Sánchez Cerro ganó a Haya de la Torre en tensa lid, y Jiménez pasó a la oposición con tanto encono como los apristas. No fue parte de la rebelión de Trujillo de 1932, que fue aplacada con muchas bajas del lado aprista; pero al año siguiente, en marzo de 1933, protagonizó su propia revuelta en Cajamarca. De allí pasó a Trujillo y se enfrentó en la cercana Paiján a soldados del gobierno. Fue derrotado y el Ejército informó que se había disparado un tiro en la sien. La perspectiva que enfrentaba era la prisión o el fusilamiento.

En esta búsqueda de suicidios gatillados por la política, dejemos de lado aquellas muertes que pasan a la historia como actos heroicos, pues las protagonizaron militares en medio de una guerra.
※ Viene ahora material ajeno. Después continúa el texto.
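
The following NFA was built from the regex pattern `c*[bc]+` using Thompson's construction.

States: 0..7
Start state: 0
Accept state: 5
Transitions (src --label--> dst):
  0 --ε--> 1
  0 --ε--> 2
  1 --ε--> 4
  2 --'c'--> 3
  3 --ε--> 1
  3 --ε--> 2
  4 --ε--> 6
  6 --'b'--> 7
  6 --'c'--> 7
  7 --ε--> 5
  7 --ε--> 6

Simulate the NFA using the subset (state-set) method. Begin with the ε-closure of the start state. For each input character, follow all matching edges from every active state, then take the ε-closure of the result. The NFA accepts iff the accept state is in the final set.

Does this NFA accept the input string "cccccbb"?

S₀ = ε-closure({0}) = {0,1,2,4,6}
'c' @ 1: {1,2,3,4,5,6,7}  ✓accept
'c' @ 2: {1,2,3,4,5,6,7}  ✓accept
'c' @ 3: {1,2,3,4,5,6,7}  ✓accept
'c' @ 4: {1,2,3,4,5,6,7}  ✓accept
'c' @ 5: {1,2,3,4,5,6,7}  ✓accept
'b' @ 6: {5,6,7}  ✓accept
'b' @ 7: {5,6,7}  ✓accept
after full input: {5,6,7}  (accept=5 in)

Answer: ACCEPT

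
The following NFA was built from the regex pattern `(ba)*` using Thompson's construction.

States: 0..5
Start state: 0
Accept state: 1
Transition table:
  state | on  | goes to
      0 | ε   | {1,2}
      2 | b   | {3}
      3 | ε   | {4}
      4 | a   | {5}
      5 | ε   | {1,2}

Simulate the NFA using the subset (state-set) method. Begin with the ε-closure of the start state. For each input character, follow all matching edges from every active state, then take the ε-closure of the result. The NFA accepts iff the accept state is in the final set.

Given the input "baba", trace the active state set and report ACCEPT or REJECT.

S₀ = ε-closure({0}) = {0,1,2}
'b' @ 1: {3,4}
'a' @ 2: {1,2,5}  ✓accept
'b' @ 3: {3,4}
'a' @ 4: {1,2,5}  ✓accept
end set {1,2,5} — state 1 in

Answer: ACCEPT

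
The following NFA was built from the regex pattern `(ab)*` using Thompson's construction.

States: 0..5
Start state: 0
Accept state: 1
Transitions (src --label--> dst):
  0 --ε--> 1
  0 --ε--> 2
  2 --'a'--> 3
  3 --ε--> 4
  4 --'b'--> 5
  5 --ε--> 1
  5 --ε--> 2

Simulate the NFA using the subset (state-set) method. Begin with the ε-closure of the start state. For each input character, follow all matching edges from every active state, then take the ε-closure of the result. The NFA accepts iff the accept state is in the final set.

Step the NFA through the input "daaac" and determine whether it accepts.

Answer: REJECT

Steps:
start: ε-closure({0}) = {0,1,2}
'd' @ 1: {}  — state set empty
rest 'aaac' ignored (set empty)
end set {} — state 1 not in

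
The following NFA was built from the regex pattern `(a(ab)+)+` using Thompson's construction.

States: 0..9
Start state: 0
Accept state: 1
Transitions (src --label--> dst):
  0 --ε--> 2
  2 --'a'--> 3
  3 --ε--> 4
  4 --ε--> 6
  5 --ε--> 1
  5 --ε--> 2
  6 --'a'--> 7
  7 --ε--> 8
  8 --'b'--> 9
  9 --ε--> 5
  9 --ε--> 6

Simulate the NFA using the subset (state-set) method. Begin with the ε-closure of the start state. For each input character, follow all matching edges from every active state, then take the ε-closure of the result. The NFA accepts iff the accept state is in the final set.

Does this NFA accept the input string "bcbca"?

Answer: REJECT

Derivation:
initial (ε-close {0}): {0,2}
'b' @ 1: {}  — state set empty
rest 'cbca' ignored (set empty)
final: {}; accept 1 not in set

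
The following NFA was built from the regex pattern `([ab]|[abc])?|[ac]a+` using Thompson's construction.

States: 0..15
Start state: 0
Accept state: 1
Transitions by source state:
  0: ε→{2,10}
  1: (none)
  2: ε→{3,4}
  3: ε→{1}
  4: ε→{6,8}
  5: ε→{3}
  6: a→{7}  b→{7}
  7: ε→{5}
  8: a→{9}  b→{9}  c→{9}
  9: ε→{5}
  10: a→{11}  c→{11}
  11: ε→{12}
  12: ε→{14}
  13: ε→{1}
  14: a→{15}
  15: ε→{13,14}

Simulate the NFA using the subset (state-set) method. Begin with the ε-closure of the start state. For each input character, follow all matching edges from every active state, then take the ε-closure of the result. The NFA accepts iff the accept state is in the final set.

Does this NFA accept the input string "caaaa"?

Answer: ACCEPT

Derivation:
start: ε-closure({0}) = {0,1,2,3,4,6,8,10}
'c' @ 1: {1,3,5,9,11,12,14}  [accepting]
'a' @ 2: {1,13,14,15}  [accepting]
'a' @ 3: {1,13,14,15}  [accepting]
'a' @ 4: {1,13,14,15}  [accepting]
'a' @ 5: {1,13,14,15}  [accepting]
after full input: {1,13,14,15}  (accept=1 in)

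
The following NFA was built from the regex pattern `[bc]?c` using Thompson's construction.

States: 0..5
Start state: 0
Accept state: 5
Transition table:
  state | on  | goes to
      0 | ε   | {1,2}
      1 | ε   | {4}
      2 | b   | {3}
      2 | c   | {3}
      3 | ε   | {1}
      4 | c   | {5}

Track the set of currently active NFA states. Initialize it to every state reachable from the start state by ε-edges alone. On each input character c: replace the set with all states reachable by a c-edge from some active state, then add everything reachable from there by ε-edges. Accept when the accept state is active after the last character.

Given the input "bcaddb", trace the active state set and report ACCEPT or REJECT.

initial (ε-close {0}): {0,1,2,4}
'b' @ 1: {1,3,4}
'c' @ 2: {5}  (accept∈set)
'a' @ 3: {}  — state set empty
rest 'ddb' ignored (set empty)
after full input: {}  (accept=5 not in)

Answer: REJECT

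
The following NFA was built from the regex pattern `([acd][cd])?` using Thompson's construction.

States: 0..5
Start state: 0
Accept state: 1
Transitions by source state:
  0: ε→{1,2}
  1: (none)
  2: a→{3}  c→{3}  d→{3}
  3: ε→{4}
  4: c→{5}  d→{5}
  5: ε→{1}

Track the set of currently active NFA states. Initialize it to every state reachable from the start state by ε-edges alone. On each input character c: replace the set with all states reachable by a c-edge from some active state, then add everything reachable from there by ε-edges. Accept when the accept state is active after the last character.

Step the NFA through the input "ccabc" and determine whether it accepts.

Answer: REJECT

Derivation:
S₀ = ε-closure({0}) = {0,1,2}
'c' @ 1: {3,4}
'c' @ 2: {1,5}  [accepting]
'a' @ 3: {}  — dead — no transitions
rest 'bc' ignored (set empty)
after full input: {}  (accept=1 not in)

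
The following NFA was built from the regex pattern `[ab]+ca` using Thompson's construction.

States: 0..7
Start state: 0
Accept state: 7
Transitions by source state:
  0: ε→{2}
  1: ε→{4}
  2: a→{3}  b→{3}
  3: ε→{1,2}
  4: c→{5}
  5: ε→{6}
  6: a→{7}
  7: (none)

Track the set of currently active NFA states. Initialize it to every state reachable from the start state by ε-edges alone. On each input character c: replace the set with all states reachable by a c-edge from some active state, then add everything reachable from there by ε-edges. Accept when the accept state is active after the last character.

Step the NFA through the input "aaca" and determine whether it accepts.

Answer: ACCEPT

Steps:
start: ε-closure({0}) = {0,2}
'a' @ 1: {1,2,3,4}
'a' @ 2: {1,2,3,4}
'c' @ 3: {5,6}
'a' @ 4: {7}  [accepting]
after full input: {7}  (accept=7 in)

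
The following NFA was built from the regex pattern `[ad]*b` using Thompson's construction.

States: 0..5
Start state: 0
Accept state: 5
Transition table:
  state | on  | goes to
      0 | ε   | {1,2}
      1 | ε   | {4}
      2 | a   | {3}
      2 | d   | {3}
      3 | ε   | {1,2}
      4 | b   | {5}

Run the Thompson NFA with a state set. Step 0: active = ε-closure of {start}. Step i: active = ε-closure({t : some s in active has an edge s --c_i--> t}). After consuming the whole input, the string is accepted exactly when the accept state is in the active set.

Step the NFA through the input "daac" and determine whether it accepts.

S₀ = ε-closure({0}) = {0,1,2,4}
'd' @ 1: {1,2,3,4}
'a' @ 2: {1,2,3,4}
'a' @ 3: {1,2,3,4}
'c' @ 4: {}  — state set empty
after full input: {}  (accept=5 not in)

Answer: REJECT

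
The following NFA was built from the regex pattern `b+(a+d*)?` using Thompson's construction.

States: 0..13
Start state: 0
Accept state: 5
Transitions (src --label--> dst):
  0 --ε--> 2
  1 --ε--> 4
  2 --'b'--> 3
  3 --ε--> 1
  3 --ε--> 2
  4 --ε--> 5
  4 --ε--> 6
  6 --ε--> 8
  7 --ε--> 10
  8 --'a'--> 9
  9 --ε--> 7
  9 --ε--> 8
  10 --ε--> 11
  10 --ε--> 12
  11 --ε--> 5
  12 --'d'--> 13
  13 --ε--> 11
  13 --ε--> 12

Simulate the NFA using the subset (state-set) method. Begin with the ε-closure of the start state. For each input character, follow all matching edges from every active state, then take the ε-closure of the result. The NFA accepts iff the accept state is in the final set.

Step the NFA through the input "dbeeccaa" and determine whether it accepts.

Answer: REJECT

Derivation:
start: ε-closure({0}) = {0,2}
'd' @ 1: {}  — no active states
rest 'beeccaa' ignored (set empty)
final: {}; accept 5 not in set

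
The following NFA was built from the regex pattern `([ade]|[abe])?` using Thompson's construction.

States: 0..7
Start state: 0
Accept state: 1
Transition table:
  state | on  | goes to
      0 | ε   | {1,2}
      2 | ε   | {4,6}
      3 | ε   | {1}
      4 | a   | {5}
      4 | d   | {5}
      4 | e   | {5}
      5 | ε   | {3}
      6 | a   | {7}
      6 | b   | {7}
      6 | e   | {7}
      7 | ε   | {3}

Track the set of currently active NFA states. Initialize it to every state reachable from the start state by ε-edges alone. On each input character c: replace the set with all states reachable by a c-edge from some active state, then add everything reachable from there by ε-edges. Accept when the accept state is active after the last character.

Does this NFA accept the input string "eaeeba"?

Answer: REJECT

Derivation:
S₀ = ε-closure({0}) = {0,1,2,4,6}
'e' @ 1: {1,3,5,7}  (accept∈set)
'a' @ 2: {}  — dead — no transitions
rest 'eeba' ignored (set empty)
end set {} — state 1 not in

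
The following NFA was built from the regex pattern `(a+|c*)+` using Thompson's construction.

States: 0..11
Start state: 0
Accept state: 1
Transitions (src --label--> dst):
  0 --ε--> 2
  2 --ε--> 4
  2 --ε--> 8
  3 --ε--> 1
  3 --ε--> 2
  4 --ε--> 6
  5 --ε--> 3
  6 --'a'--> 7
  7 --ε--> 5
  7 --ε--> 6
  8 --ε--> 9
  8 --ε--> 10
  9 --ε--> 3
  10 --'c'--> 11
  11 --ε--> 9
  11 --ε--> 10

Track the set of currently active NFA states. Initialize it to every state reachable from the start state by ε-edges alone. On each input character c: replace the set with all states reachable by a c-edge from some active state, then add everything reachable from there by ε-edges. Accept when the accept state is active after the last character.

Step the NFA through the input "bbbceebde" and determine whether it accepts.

initial (ε-close {0}): {0,1,2,3,4,6,8,9,10}
'b' @ 1: {}  — state set empty
rest 'bbceebde' ignored (set empty)
after full input: {}  (accept=1 not in)

Answer: REJECT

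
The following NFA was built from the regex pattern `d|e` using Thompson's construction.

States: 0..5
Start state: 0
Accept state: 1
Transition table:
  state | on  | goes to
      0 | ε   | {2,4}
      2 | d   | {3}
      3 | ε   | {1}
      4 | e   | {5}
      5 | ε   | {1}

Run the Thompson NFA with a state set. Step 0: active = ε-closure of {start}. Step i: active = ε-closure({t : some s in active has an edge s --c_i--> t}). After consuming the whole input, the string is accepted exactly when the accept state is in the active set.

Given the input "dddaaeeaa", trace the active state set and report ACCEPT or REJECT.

start: ε-closure({0}) = {0,2,4}
'd' @ 1: {1,3}  [accepting]
'd' @ 2: {}  — no active states
rest 'daaeeaa' ignored (set empty)
final: {}; accept 1 not in set

Answer: REJECT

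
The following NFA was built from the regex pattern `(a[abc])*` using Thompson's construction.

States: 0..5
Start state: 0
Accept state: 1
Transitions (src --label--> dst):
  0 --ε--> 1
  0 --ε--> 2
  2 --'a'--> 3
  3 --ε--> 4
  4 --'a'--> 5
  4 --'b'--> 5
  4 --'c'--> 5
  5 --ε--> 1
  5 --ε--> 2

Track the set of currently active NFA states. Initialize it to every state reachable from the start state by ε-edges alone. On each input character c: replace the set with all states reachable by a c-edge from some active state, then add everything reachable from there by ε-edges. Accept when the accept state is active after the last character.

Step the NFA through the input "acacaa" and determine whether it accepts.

Answer: ACCEPT

Trace:
S₀ = ε-closure({0}) = {0,1,2}
'a' @ 1: {3,4}
'c' @ 2: {1,2,5}  [accepting]
'a' @ 3: {3,4}
'c' @ 4: {1,2,5}  [accepting]
'a' @ 5: {3,4}
'a' @ 6: {1,2,5}  [accepting]
after full input: {1,2,5}  (accept=1 in)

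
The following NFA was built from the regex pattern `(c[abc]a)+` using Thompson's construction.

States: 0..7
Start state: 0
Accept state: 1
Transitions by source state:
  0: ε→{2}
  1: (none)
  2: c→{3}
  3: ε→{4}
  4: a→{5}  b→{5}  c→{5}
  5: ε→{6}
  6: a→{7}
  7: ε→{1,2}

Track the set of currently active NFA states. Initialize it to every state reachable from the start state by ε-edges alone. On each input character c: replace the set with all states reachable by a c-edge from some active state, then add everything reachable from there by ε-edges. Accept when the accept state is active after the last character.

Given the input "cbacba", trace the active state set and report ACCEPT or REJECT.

S₀ = ε-closure({0}) = {0,2}
'c' @ 1: {3,4}
'b' @ 2: {5,6}
'a' @ 3: {1,2,7}  [accepting]
'c' @ 4: {3,4}
'b' @ 5: {5,6}
'a' @ 6: {1,2,7}  [accepting]
end set {1,2,7} — state 1 in

Answer: ACCEPT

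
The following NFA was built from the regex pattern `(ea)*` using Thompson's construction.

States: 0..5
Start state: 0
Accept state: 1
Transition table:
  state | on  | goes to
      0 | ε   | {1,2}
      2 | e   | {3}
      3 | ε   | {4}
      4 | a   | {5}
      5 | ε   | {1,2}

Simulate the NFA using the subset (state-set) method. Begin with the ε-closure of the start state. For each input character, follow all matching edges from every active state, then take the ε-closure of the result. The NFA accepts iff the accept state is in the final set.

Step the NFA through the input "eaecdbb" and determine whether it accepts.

Answer: REJECT

Trace:
start: ε-closure({0}) = {0,1,2}
'e' @ 1: {3,4}
'a' @ 2: {1,2,5}  [accepting]
'e' @ 3: {3,4}
'c' @ 4: {}  — state set empty
rest 'dbb' ignored (set empty)
end set {} — state 1 not in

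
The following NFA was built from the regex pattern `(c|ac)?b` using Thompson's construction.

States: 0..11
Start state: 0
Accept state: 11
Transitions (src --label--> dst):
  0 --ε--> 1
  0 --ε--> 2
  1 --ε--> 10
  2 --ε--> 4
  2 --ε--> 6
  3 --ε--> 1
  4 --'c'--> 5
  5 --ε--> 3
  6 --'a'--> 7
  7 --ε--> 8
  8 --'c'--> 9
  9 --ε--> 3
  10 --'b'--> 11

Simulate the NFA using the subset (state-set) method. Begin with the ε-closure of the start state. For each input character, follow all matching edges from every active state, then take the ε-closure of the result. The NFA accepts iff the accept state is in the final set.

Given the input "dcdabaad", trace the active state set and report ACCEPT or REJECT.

S₀ = ε-closure({0}) = {0,1,2,4,6,10}
'd' @ 1: {}  — dead — no transitions
rest 'cdabaad' ignored (set empty)
final: {}; accept 11 not in set

Answer: REJECT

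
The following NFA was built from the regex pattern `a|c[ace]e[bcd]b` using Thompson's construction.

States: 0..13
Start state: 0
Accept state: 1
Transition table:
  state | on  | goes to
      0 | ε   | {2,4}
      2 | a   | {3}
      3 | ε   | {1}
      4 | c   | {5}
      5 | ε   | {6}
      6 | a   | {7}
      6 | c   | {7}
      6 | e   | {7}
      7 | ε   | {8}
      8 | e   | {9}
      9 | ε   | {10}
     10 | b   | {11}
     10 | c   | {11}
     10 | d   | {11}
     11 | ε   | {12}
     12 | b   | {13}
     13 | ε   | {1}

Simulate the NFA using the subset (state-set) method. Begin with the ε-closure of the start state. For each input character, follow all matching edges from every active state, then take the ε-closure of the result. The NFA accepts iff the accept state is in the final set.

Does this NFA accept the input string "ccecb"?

start: ε-closure({0}) = {0,2,4}
'c' @ 1: {5,6}
'c' @ 2: {7,8}
'e' @ 3: {9,10}
'c' @ 4: {11,12}
'b' @ 5: {1,13}  (accept∈set)
after full input: {1,13}  (accept=1 in)

Answer: ACCEPT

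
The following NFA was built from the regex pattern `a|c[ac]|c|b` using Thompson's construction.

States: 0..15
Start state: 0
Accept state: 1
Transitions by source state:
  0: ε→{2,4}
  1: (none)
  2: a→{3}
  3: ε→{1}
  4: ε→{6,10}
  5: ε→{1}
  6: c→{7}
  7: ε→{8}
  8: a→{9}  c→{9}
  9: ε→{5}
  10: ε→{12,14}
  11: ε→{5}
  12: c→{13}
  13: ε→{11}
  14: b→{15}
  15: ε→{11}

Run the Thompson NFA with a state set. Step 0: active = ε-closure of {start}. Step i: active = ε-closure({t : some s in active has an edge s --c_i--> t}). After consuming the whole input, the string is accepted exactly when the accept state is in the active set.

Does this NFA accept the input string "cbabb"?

Answer: REJECT

Steps:
initial (ε-close {0}): {0,2,4,6,10,12,14}
'c' @ 1: {1,5,7,8,11,13}  (accept∈set)
'b' @ 2: {}  — state set empty
rest 'abb' ignored (set empty)
end set {} — state 1 not in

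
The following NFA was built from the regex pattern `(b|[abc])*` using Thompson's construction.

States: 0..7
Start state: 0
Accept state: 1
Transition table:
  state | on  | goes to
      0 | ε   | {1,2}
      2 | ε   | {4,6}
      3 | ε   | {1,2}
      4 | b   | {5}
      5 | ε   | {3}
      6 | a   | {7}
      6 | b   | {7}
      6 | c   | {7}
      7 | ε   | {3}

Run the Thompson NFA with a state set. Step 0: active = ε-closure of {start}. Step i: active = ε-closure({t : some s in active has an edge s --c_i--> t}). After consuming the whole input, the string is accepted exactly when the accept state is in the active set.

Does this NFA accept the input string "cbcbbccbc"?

start: ε-closure({0}) = {0,1,2,4,6}
'c' @ 1: {1,2,3,4,6,7}  [accepting]
'b' @ 2: {1,2,3,4,5,6,7}  [accepting]
'c' @ 3: {1,2,3,4,6,7}  [accepting]
'b' @ 4: {1,2,3,4,5,6,7}  [accepting]
'b' @ 5: {1,2,3,4,5,6,7}  [accepting]
'c' @ 6: {1,2,3,4,6,7}  [accepting]
'c' @ 7: {1,2,3,4,6,7}  [accepting]
'b' @ 8: {1,2,3,4,5,6,7}  [accepting]
'c' @ 9: {1,2,3,4,6,7}  [accepting]
final: {1,2,3,4,6,7}; accept 1 in set

Answer: ACCEPT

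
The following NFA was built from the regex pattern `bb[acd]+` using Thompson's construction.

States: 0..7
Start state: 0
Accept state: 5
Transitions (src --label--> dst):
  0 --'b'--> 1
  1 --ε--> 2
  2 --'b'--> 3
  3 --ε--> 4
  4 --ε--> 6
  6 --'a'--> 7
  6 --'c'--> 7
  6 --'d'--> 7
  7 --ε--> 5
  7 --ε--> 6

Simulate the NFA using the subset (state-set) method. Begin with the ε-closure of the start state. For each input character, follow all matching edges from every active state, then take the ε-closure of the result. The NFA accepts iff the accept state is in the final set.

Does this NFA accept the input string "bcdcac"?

S₀ = ε-closure({0}) = {0}
'b' @ 1: {1,2}
'c' @ 2: {}  — state set empty
rest 'dcac' ignored (set empty)
end set {} — state 5 not in

Answer: REJECT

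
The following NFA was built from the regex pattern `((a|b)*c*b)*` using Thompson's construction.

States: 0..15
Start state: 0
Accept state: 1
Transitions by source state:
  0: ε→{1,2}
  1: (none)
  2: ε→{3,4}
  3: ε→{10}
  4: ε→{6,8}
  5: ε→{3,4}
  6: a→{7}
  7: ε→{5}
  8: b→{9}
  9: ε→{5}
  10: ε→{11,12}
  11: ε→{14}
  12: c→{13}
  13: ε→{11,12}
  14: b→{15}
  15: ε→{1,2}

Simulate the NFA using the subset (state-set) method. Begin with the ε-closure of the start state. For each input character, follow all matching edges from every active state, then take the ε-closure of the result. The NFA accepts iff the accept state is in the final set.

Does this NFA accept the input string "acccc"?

Answer: REJECT

Derivation:
start: ε-closure({0}) = {0,1,2,3,4,6,8,10,11,12,14}
'a' @ 1: {3,4,5,6,7,8,10,11,12,14}
'c' @ 2: {11,12,13,14}
'c' @ 3: {11,12,13,14}
'c' @ 4: {11,12,13,14}
'c' @ 5: {11,12,13,14}
final: {11,12,13,14}; accept 1 not in set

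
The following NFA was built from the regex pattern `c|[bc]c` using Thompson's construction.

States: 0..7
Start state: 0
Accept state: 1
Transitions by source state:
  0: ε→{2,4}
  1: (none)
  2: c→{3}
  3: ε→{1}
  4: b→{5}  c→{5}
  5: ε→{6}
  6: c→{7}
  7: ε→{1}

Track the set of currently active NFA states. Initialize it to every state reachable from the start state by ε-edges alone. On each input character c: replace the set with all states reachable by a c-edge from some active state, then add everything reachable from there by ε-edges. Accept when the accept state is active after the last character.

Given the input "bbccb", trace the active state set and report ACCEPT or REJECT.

Answer: REJECT

Derivation:
S₀ = ε-closure({0}) = {0,2,4}
'b' @ 1: {5,6}
'b' @ 2: {}  — no active states
rest 'ccb' ignored (set empty)
final: {}; accept 1 not in set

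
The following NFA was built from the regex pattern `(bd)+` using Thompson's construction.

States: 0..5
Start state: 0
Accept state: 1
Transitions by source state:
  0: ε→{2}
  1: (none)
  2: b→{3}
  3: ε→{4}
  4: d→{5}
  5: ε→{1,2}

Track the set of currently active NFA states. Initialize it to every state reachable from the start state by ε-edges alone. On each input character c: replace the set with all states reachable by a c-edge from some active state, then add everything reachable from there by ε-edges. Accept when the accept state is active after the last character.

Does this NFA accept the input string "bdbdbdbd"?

initial (ε-close {0}): {0,2}
'b' @ 1: {3,4}
'd' @ 2: {1,2,5}  ✓accept
'b' @ 3: {3,4}
'd' @ 4: {1,2,5}  ✓accept
'b' @ 5: {3,4}
'd' @ 6: {1,2,5}  ✓accept
'b' @ 7: {3,4}
'd' @ 8: {1,2,5}  ✓accept
end set {1,2,5} — state 1 in

Answer: ACCEPT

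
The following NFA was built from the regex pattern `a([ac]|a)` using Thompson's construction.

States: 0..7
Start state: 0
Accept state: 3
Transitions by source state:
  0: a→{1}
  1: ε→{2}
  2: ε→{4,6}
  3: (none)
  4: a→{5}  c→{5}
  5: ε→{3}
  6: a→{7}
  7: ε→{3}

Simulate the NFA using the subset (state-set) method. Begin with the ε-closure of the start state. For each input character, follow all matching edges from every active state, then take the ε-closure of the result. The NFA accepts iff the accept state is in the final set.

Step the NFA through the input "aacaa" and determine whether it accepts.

S₀ = ε-closure({0}) = {0}
'a' @ 1: {1,2,4,6}
'a' @ 2: {3,5,7}  (accept∈set)
'c' @ 3: {}  — dead — no transitions
rest 'aa' ignored (set empty)
final: {}; accept 3 not in set

Answer: REJECT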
Busquemos, en cambio, lejos de batallas y actos heroicos, a muertos por propia mano. En el trance de la caída de Montesinos y Fujimori, encontramos a un general en retiro que, aparentemente, se suicida y deja una carta de despedida el 1 de setiembre del 2002. Óscar Villanueva Vidal se habría matado porque no pudo soportar el juicio que enfrentaba por haber participado en la red de Montesinos. Días antes, el 23 de julio, se suicidó el coronel en retiro Francisco Núñez Vargas, que enfrentaba investigaciones por corrupción. La imaginación e indignación populares suelen enervarse ante el goce del poder, pero falta prestar más atención a la tragedia del poder.